What is to be got rid of is vital desire and attachment, the greed of
food, being overjoyed at getting the food you like, sorry and discontented
when you do not have it, giving an undue importance to it. Equality
is here the test as in so many other matters. Neither neglect this turn of the nature (food-desire) nor make too
much of it; it has to be dealt with, purified and mastered but without
giving it too much importance. There are two ways of conquering it -
one of detachment, learning to regard food as only a physical necessity
and the vital satisfaction of the stomach and the palate as a thing
of no importance; the other is to be able to take, without insistence
or seeking, any food given and to find in it (whether pronounced good
or bad by others) the equal rasa, not of the food for its own
sake, but of the universal Ananda. It is a mistake to neglect the body and let it waste away; the body
is the means of the sadhana and should be maintained in good order.
There should be no attachment to it, but no contempt or neglect either
of the material part of our nature. In this Yoga the aim is not only the union with the higher consciousness
but the transformation (by its power) of the lower including the physical
nature. It is not necessary to have desire or greed of food in order to eat.
The Yogi eats not out of desire, but to maintain the body. The Yogic Attitude
Forceful suppression (fasting comes under this head) stands on the
same level as free indulgence; in both cases, the desire remains : in
the one it is fed by indulgence, in the other it lies latent and exasperated
by suppression. It is only when one stands back, separates oneself from
the lower vital, refusing to regard its desires and clamours as one's
own, and cultivates an entire equality and equanimity in the consciousness
with respect to them that the lower vital becomes gradually purified
and itself also calm and equal. Each wave of desire as it comes must
be observed as quietly and with as much unmoved detachment as you would
observe something going on outside you, and must be allowed to pass,
rejected from the consciousness, and the true movement, the true consciousness
steadily put in its place. All the ordinary vital movements are foreign to the true being and
come from outside; they do not belong to the soul nor do they originate
in it but are waves from the general Nature, Prakrriti. The desires come from outside, enter the subconscious vital and rise
to the surface. It is only when they rise to the surface and the mind
becomes aware of them, that we become conscious of the desire. It seems
to us to be our own, because we feel it thus rising from the vital into
the mind and do not know that it came from outside. What belongs to
the vital, to the being, what makes it responsible is not the desire
itself, but the habit of responding to the waves or the currents of
suggestion that come into it from the universal Prakriti. The rejection of desire is essentially the rejection of that element
of craving, putting that out from the consciousness itself as a foreign
element not belonging to the true self and the inner nature. But refusal
to indulge the suggestions of desire is also a part of the rejection
; to abstain from the action suggested, if it is not the right action.

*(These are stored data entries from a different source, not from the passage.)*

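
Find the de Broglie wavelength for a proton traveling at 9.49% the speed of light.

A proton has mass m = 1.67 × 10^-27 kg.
1.39 × 10^-14 m

Using the de Broglie relation λ = h/(mv):

v = 9.49% × c = 2.845 × 10^7 m/s

λ = h/(mv)
λ = (6.626 × 10^-34 J·s) / (1.67 × 10^-27 kg × 2.845 × 10^7 m/s)
λ = 1.39 × 10^-14 m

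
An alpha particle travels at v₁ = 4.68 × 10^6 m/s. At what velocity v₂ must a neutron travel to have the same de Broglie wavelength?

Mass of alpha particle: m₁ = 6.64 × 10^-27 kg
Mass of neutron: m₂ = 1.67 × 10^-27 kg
v₂ = 1.86 × 10^7 m/s

For equal de Broglie wavelengths: λ₁ = λ₂

h/(m₁v₁) = h/(m₂v₂)
m₁v₁ = m₂v₂
v₂ = v₁ · (m₁/m₂)

v₂ = 4.68 × 10^6 m/s × (6.64 × 10^-27 kg / 1.67 × 10^-27 kg)
v₂ = 1.86 × 10^7 m/s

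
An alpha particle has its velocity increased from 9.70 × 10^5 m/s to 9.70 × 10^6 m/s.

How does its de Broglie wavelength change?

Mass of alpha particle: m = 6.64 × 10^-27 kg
The wavelength decreases by a factor of 10.

Using λ = h/(mv):

Initial wavelength: λ₁ = h/(mv₁) = 1.03 × 10^-13 m
Final wavelength: λ₂ = h/(mv₂) = 1.03 × 10^-14 m

Since λ ∝ 1/v, when velocity increases by a factor of 10, the wavelength decreases by a factor of 10.

λ₂/λ₁ = v₁/v₂ = 1/10

The wavelength decreases by a factor of 10.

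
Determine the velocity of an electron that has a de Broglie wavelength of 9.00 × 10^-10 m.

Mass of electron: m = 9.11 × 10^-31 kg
8.08 × 10^5 m/s

From the de Broglie relation λ = h/(mv), we solve for v:

v = h/(mλ)
v = (6.626 × 10^-34 J·s) / (9.11 × 10^-31 kg × 9.00 × 10^-10 m)
v = 8.08 × 10^5 m/s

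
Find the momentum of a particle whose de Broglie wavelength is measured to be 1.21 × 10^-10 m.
5.48 × 10^-24 kg·m/s

From the de Broglie relation λ = h/p, we solve for p:

p = h/λ
p = (6.626 × 10^-34 J·s) / (1.21 × 10^-10 m)
p = 5.48 × 10^-24 kg·m/s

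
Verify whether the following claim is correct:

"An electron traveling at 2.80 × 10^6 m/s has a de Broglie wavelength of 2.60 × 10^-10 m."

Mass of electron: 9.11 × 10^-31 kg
True

The claim is correct.

Using λ = h/(mv):
λ = (6.626 × 10^-34 J·s) / (9.11 × 10^-31 kg × 2.80 × 10^6 m/s)
λ = 2.60 × 10^-10 m

This matches the claimed value.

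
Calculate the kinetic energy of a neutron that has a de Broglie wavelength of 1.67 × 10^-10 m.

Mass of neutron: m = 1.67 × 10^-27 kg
4.71 × 10^-21 J (or 0.0294 eV)

From λ = h/√(2mKE), we solve for KE:

λ² = h²/(2mKE)
KE = h²/(2mλ²)
KE = (6.626 × 10^-34 J·s)² / (2 × 1.67 × 10^-27 kg × (1.67 × 10^-10 m)²)
KE = 4.71 × 10^-21 J
KE = 0.0294 eV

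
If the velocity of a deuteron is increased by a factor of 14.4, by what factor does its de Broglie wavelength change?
The wavelength decreases by a factor of 14.4.

From λ = h/(mv), the wavelength is inversely proportional to velocity:

λ ∝ 1/v

If v → 14.4v, then λ → λ/14.4

When velocity is increased by a factor of 14.4, the wavelength decreases by a factor of 14.4.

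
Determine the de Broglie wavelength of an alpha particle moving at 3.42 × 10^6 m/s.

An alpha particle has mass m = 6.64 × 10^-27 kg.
2.92 × 10^-14 m

Using the de Broglie relation λ = h/(mv):

λ = h/(mv)
λ = (6.626 × 10^-34 J·s) / (6.64 × 10^-27 kg × 3.42 × 10^6 m/s)
λ = 2.92 × 10^-14 m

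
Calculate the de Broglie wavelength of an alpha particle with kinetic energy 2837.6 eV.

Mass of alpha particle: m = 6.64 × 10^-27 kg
2.70 × 10^-13 m

Using λ = h/√(2mKE):

First convert KE to Joules: KE = 2837.6 eV = 4.546 × 10^-16 J

λ = h/√(2mKE)
λ = (6.626 × 10^-34 J·s) / √(2 × 6.64 × 10^-27 kg × 4.546 × 10^-16 J)
λ = 2.70 × 10^-13 m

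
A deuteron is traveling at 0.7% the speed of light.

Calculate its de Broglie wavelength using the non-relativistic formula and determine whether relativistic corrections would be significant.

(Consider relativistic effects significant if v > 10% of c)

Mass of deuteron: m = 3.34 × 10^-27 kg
No, relativistic corrections are not needed.

Using the non-relativistic de Broglie formula λ = h/(mv):

v = 0.7% × c = 2.099 × 10^6 m/s

λ = h/(mv)
λ = (6.626 × 10^-34 J·s) / (3.34 × 10^-27 kg × 2.099 × 10^6 m/s)
λ = 9.45 × 10^-14 m

Since v = 0.7% of c < 10% of c, relativistic corrections are NOT significant and this non-relativistic result is a good approximation.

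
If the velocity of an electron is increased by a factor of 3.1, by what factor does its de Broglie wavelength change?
The wavelength decreases by a factor of 3.1.

From λ = h/(mv), the wavelength is inversely proportional to velocity:

λ ∝ 1/v

If v → 3.1v, then λ → λ/3.1

When velocity is increased by a factor of 3.1, the wavelength decreases by a factor of 3.1.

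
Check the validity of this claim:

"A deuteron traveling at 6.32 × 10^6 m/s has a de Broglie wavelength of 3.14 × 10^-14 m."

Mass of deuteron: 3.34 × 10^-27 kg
True

The claim is correct.

Using λ = h/(mv):
λ = (6.626 × 10^-34 J·s) / (3.34 × 10^-27 kg × 6.32 × 10^6 m/s)
λ = 3.14 × 10^-14 m

This matches the claimed value.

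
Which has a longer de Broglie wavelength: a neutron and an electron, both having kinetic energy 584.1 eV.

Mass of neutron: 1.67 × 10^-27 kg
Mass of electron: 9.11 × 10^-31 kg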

must be included in the Yogic discipline. It is only when this is done
in the wrong way, by a mental ascetic principle or a hard moral rule,
that it can be called suppression. The difference between suppression
and an inward essential rejection is the difference between mental or
moral control and spiritual purification. When one lives in the true consciousness one feels the desires outside
oneself, entering from outside, from the universal lower Prakriti,
into the mind and the vital parts. In the ordinary human condition this
is not felt ; men become aware of the desire only when it is there,
when it has come inside and found a lodging or a habitual harbourage
and so they think it is their own and a part of themselves. The first condition for getting rid of desire is therefore, to become conscious with the true consciousness ; for then it becomes much easier to dismiss it than when one has to struggle with it as if it were a constituent part of oneself to be thrown out from the being. It is easier to cast off an accretion than to excise what is felt as a parcel of our substance. When the psychic being is in front, then also to get rid of desire becomes easy; for the psychic being has in itself no desires, it has only aspirations and a seeking and lore for the Divine and all things that are or tend towards the Divine The constant prominence of the psychic being tends of itself to bring out the true consciousness and set right almost automatically the movements of the nature.